The Comedy Film Nerds Guide to Movies
Author | : Graham Elwood |
Publisher | : Morgan James Publishing |
Total Pages | : 272 |
Release | : 2012-06-01 |
Genre | : Performing Arts |
ISBN | : 1614482217 |
"The Comedy Film Nerds Guide to Movies" brings what has been missing from movie discussion for too long: A healthy dose of humor. This is the first time ever two filmmakers who are also comedians give their views on film. It will bring movie discussion to a younger audience in a way they can relate to it without all the stodgy film school discussion. This is a movie book for film and comedy fans, by filmmakers and comedians. In the way that Jon Stewart and Bill Mahr have brought comedy to politics, Chris and Graham will do this for film.
Kindred
Author | : Octavia E. Butler |
Publisher | : Beacon Press |
Total Pages | : 292 |
Release | : 2004-02-01 |
Genre | : Fiction |
ISBN | : 0807083704 |
From the New York Times bestselling author of Parable of the Sower and MacArthur “Genius” Grant, Nebula, and Hugo award winner The visionary time-travel classic whose Black female hero is pulled through time to face the horrors of American slavery and explores the impacts of racism, sexism, and white supremacy then and now. “I lost an arm on my last trip home. My left arm.” Dana’s torment begins when she suddenly vanishes on her 26th birthday from California, 1976, and is dragged through time to antebellum Maryland to rescue a boy named Rufus, heir to a slaveowner’s plantation. She soon realizes the purpose of her summons to the past: protect Rufus to ensure his assault of her Black ancestor so that she may one day be born. As she endures the traumas of slavery and the soul-crushing normalization of savagery, Dana fights to keep her autonomy and return to the present. Blazing the trail for neo-slavery narratives like Colson Whitehead’s The Underground Railroad and Ta-Nehisi Coates’s The Water Dancer, Butler takes one of speculative fiction’s oldest tropes and infuses it with lasting depth and power.

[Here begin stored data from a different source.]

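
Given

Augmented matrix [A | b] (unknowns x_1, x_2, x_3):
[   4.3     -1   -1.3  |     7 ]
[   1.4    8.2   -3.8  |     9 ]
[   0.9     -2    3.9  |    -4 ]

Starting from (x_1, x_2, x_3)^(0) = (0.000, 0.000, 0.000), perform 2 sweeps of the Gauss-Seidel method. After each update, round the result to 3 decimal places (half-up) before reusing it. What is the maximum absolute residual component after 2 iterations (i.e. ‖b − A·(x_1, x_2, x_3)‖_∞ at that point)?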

Dana not only experiences the cruelties of slavery on her skin but also grimly learns to accept it as a condition of her own existence in the present. “Where stories about American slavery are often gratuitous, reducing its horror to explicit violence and brutality, Kindred is controlled and precise” (New York Times). “Reading Octavia Butler taught me to dream big, and I think it’s absolutely necessary that everybody have that freedom and that willingness to dream.” —N. K. Jemisin Developed for television by writer/executive producer Branden Jacobs-Jenkins (Watchmen), executive producers also include Joe Weisberg and Joel Fields (The Americans, The Patient), and Darren Aronofsky (The Whale). Janicza Bravo (Zola) is director and an executive producer of the pilot. Kindred stars Mallori Johnson, Micah Stock, Ryan Kwanten, and Gayle Rankin.